While this is a simple technique, it is really an extension of the Emergency Brake Drift, so you will need to have mastered that before you add this one to your repertoire.
-- Braking Drift
As you enter the turn apply the brakes to push the car’s weight onto the front wheels; this causes the rear wheels to rise, breaking their traction. You then use a combination of braking and accelerating along with steering to maintain the drift without locking up the back wheels (keeping them spinning).
-- Choku-Dori Swaying Drift
This technique is used to build lateral force adding energy from the first phase of the drift into the second, and is accomplished by putting the car into a long sliding straight drift in the opposite direction of the approaching turn, and then slewing (swaying) the car into the direction of the turn, transferring most of the energy from the first phase into the second.
Choku-Dori performed by Mr. Yasuyuki Kazama
As you can see in the video in the first phase of the drift the rear wheels are spinning but in the second phase they are locked up. Most drifters use a combination of clutch and then brake for this. The second phase is easier accomplished by using the Emergency Brake rather than the main brakes.
-- Clutch Kick Drift
This is the most basic technique, used by most novice drifters because it works every time. As you approach the turn, engage the clutch and apply the gas to raise the RPM, then as you enter the turn immediately downshift while maintaining the high RPM and pop the clutch.
What happens is that the transmission engages smoothly, causing an instant increase in power to the rear wheels, which immediately breaks their traction. This is the technique that is used when you see the drifter smoking into the drift.
-- Shift Lock Drifting
As you approach the turn entrance you quickly downshift, dropping the RPM to slow the drive train; when you pop off the clutch completing the downshift causes the rear wheels to lock up, breaking their traction.
Forza 4 Demo Drift Montage
As you watch the YouTube video above pay attention to the sound -- the constant acceleration that is required for Power Drifting, and how well controlled the car is in this mode of drifting.
-- Power Drift
This is the most complicated type of drift for most racers, and it requires a deft hand on the wheel and a real understanding of where the power is going. Basically you accelerate into and through the entire turn, causing the back end to swing out at a sharper slip angle than the front wheels, causing the weight to shift upon exit. This can only be accomplished in a car that has a lot of horsepower.
Some Final Advice
If you are really new to drifting or to racing in Forza you might find that these lessons come a lot easier if you start out on an open oval track (there are several in the Test Track) so that you can begin in a lower gear and at a lower speed.
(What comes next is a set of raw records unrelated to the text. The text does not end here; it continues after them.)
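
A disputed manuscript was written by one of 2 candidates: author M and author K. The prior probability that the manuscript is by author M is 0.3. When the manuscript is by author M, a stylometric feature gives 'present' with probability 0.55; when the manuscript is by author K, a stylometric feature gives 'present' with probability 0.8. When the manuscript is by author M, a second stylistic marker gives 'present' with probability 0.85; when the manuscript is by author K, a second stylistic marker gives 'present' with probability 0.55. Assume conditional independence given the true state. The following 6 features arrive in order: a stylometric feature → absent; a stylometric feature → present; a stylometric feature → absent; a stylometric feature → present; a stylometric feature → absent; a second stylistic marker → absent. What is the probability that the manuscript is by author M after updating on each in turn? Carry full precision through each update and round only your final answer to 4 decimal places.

After a stylometric feature='absent': P(author M) = 0.45·0.3000 / (0.45·0.3000 + 0.2·0.7000) ≈ 0.4909
After a stylometric feature='present': P(author M) = 0.55·0.4909 / (0.55·0.4909 + 0.8·0.5091) ≈ 0.3987
After a stylometric feature='absent': P(author M) = 0.45·0.3987 / (0.45·0.3987 + 0.2·0.6013) ≈ 0.5987
After a stylometric feature='present': P(author M) = 0.55·0.5987 / (0.55·0.5987 + 0.8·0.4013) ≈ 0.5063
After a stylometric feature='absent': P(author M) = 0.45·0.5063 / (0.45·0.5063 + 0.2·0.4937) ≈ 0.6976
After a second stylistic marker='absent': P(author M) = 0.15·0.6976 / (0.15·0.6976 + 0.45·0.3024) ≈ 0.4347

0.4347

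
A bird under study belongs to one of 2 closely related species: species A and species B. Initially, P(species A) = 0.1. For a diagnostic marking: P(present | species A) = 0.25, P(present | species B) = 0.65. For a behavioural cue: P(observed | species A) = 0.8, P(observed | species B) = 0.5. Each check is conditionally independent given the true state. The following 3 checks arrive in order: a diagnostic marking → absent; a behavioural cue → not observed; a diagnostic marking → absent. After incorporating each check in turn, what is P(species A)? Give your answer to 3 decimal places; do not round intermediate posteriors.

0.169

Apply Bayes' rule sequentially, carrying P(species A) forward.
After a diagnostic marking='absent': P(species A) = 0.75·0.1000 / (0.75·0.1000 + 0.35·0.9000) ≈ 0.1923
After a behavioural cue='not observed': P(species A) = 0.2·0.1923 / (0.2·0.1923 + 0.5·0.8077) ≈ 0.0870
After a diagnostic marking='absent': P(species A) = 0.75·0.0870 / (0.75·0.0870 + 0.35·0.9130) ≈ 0.1695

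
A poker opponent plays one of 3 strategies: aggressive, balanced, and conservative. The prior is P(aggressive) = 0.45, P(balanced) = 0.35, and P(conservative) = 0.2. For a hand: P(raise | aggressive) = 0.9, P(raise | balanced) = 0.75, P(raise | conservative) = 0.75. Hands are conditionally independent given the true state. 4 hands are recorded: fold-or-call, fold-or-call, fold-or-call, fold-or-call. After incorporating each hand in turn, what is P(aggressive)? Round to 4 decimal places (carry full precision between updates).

0.0205

Apply Bayes' rule sequentially, carrying P(aggressive) forward.
After 'fold-or-call': normaliser = 0.1·0.4500 + 0.25·0.3500 + 0.25·0.2000; P(aggressive) ≈ 0.2466, P(balanced) ≈ 0.4795, P(conservative) ≈ 0.2740
After 'fold-or-call': normaliser = 0.1·0.2466 + 0.25·0.4795 + 0.25·0.2740; P(aggressive) ≈ 0.1158, P(balanced) ≈ 0.5627, P(conservative) ≈ 0.3215
After 'fold-or-call': normaliser = 0.1·0.1158 + 0.25·0.5627 + 0.25·0.3215; P(aggressive) ≈ 0.0498, P(balanced) ≈ 0.6047, P(conservative) ≈ 0.3455
After 'fold-or-call': normaliser = 0.1·0.0498 + 0.25·0.6047 + 0.25·0.3455; P(aggressive) ≈ 0.0205, P(balanced) ≈ 0.6233, P(conservative) ≈ 0.3562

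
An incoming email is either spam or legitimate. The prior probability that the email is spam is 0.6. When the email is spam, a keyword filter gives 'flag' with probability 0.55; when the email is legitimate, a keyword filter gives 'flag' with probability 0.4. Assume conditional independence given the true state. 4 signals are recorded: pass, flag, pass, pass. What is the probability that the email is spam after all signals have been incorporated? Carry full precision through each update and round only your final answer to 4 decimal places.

After 'pass': P(spam) = 0.45·0.6000 / (0.45·0.6000 + 0.6·0.4000) ≈ 0.5294
After 'flag': P(spam) = 0.55·0.5294 / (0.55·0.5294 + 0.4·0.4706) ≈ 0.6074
After 'pass': P(spam) = 0.45·0.6074 / (0.45·0.6074 + 0.6·0.3926) ≈ 0.5371
After 'pass': P(spam) = 0.45·0.5371 / (0.45·0.5371 + 0.6·0.4629) ≈ 0.4653

0.4653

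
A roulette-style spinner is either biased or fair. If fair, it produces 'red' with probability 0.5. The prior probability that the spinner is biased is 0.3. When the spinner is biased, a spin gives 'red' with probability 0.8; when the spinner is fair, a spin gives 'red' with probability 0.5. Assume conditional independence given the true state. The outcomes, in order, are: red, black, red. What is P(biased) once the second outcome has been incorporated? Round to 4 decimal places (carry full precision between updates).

0.2152

After 'red': P(biased) = 0.8·0.3000 / (0.8·0.3000 + 0.5·0.7000) ≈ 0.4068
After 'black': P(biased) = 0.2·0.4068 / (0.2·0.4068 + 0.5·0.5932) ≈ 0.2152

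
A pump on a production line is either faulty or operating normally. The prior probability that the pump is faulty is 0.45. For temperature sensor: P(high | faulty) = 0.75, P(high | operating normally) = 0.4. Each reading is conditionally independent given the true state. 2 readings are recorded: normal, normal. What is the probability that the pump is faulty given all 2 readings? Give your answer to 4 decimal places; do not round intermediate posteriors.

After 'normal': P(faulty) = 0.25·0.4500 / (0.25·0.4500 + 0.6·0.5500) ≈ 0.2542
After 'normal': P(faulty) = 0.25·0.2542 / (0.25·0.2542 + 0.6·0.7458) ≈ 0.1244

0.1244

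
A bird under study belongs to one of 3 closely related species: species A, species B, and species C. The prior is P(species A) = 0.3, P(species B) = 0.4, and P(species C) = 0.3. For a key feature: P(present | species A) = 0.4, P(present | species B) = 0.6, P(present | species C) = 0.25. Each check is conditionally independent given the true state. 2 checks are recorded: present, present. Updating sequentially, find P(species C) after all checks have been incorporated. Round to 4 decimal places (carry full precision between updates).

Apply Bayes' rule sequentially, carrying P(species C) forward.
After 'present': normaliser = 0.4·0.3000 + 0.6·0.4000 + 0.25·0.3000; P(species A) ≈ 0.2759, P(species B) ≈ 0.5517, P(species C) ≈ 0.1724
After 'present': normaliser = 0.4·0.2759 + 0.6·0.5517 + 0.25·0.1724; P(species A) ≈ 0.2278, P(species B) ≈ 0.6833, P(species C) ≈ 0.0890

0.0890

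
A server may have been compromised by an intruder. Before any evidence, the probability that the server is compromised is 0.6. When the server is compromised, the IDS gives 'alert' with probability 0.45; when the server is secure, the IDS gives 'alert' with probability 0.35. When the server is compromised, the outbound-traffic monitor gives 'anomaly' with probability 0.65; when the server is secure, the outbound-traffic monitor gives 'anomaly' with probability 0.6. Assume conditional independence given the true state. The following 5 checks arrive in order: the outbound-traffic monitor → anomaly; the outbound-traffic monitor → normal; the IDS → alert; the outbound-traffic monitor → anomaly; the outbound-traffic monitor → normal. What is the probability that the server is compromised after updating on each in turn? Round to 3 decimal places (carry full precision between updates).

0.634

After the outbound-traffic monitor='anomaly': P(compromised) = 0.65·0.6000 / (0.65·0.6000 + 0.6·0.4000) ≈ 0.6190
After the outbound-traffic monitor='normal': P(compromised) = 0.35·0.6190 / (0.35·0.6190 + 0.4·0.3810) ≈ 0.5871
After the IDS='alert': P(compromised) = 0.45·0.5871 / (0.45·0.5871 + 0.35·0.4129) ≈ 0.6464
After the outbound-traffic monitor='anomaly': P(compromised) = 0.65·0.6464 / (0.65·0.6464 + 0.6·0.3536) ≈ 0.6645
After the outbound-traffic monitor='normal': P(compromised) = 0.35·0.6645 / (0.35·0.6645 + 0.4·0.3355) ≈ 0.6341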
Star out in first gear, and just get used to steering around in the circle and arc pattern. Once you get used to that, go up a gear, and keep doing this until you are comfortable driving in tight and wide arcs, then start learning to do small and well-controlled drifts.
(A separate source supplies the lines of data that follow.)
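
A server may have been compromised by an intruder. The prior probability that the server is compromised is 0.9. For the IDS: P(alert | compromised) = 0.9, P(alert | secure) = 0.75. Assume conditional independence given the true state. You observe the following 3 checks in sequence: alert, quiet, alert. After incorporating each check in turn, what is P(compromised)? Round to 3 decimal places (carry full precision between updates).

Apply Bayes' rule sequentially, carrying P(compromised) forward.
After 'alert': P(compromised) = 0.9·0.9000 / (0.9·0.9000 + 0.75·0.1000) ≈ 0.9153
After 'quiet': P(compromised) = 0.1·0.9153 / (0.1·0.9153 + 0.25·0.0847) ≈ 0.8120
After 'alert': P(compromised) = 0.9·0.8120 / (0.9·0.8120 + 0.75·0.1880) ≈ 0.8383

0.838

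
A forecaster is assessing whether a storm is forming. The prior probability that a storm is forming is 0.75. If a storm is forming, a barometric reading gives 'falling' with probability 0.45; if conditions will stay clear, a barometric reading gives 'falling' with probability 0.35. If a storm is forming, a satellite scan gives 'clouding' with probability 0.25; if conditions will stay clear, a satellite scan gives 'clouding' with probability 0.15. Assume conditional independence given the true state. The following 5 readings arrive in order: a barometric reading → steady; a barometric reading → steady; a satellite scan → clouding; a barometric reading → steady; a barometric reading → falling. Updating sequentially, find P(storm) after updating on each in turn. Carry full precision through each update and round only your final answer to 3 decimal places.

0.796

Apply Bayes' rule sequentially, carrying P(storm) forward.
After a barometric reading='steady': P(storm) = 0.55·0.7500 / (0.55·0.7500 + 0.65·0.2500) ≈ 0.7174
After a barometric reading='steady': P(storm) = 0.55·0.7174 / (0.55·0.7174 + 0.65·0.2826) ≈ 0.6823
After a satellite scan='clouding': P(storm) = 0.25·0.6823 / (0.25·0.6823 + 0.15·0.3177) ≈ 0.7817
After a barometric reading='steady': P(storm) = 0.55·0.7817 / (0.55·0.7817 + 0.65·0.2183) ≈ 0.7518
After a barometric reading='falling': P(storm) = 0.45·0.7518 / (0.45·0.7518 + 0.35·0.2482) ≈ 0.7957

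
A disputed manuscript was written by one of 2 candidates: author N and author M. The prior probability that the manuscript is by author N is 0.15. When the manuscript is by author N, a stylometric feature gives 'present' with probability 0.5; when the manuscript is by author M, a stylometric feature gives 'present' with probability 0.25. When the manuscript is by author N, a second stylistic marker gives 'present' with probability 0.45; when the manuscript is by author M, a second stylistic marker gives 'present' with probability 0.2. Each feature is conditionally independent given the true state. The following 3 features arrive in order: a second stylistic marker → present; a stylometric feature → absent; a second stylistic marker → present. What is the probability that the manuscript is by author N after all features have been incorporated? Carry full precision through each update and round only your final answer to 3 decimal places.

After a second stylistic marker='present': P(author N) = 0.45·0.1500 / (0.45·0.1500 + 0.2·0.8500) ≈ 0.2842
After a stylometric feature='absent': P(author N) = 0.5·0.2842 / (0.5·0.2842 + 0.75·0.7158) ≈ 0.2093
After a second stylistic marker='present': P(author N) = 0.45·0.2093 / (0.45·0.2093 + 0.2·0.7907) ≈ 0.3733

0.373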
The best way to do that is to use the Emergency Brake to break the traction and then release it and accelerate to keep the wheels spinning while you work the steering. Once you complete the drift -- no matter how brief that drift is before your car automatically straightens to correct for what is obviously an unnatural condition, you will now know what it feels like to drift!
Concentrate on larger and longer drifts, and by doing this you will build the skill and confidence that you need to go out on to a real track and make that car scream.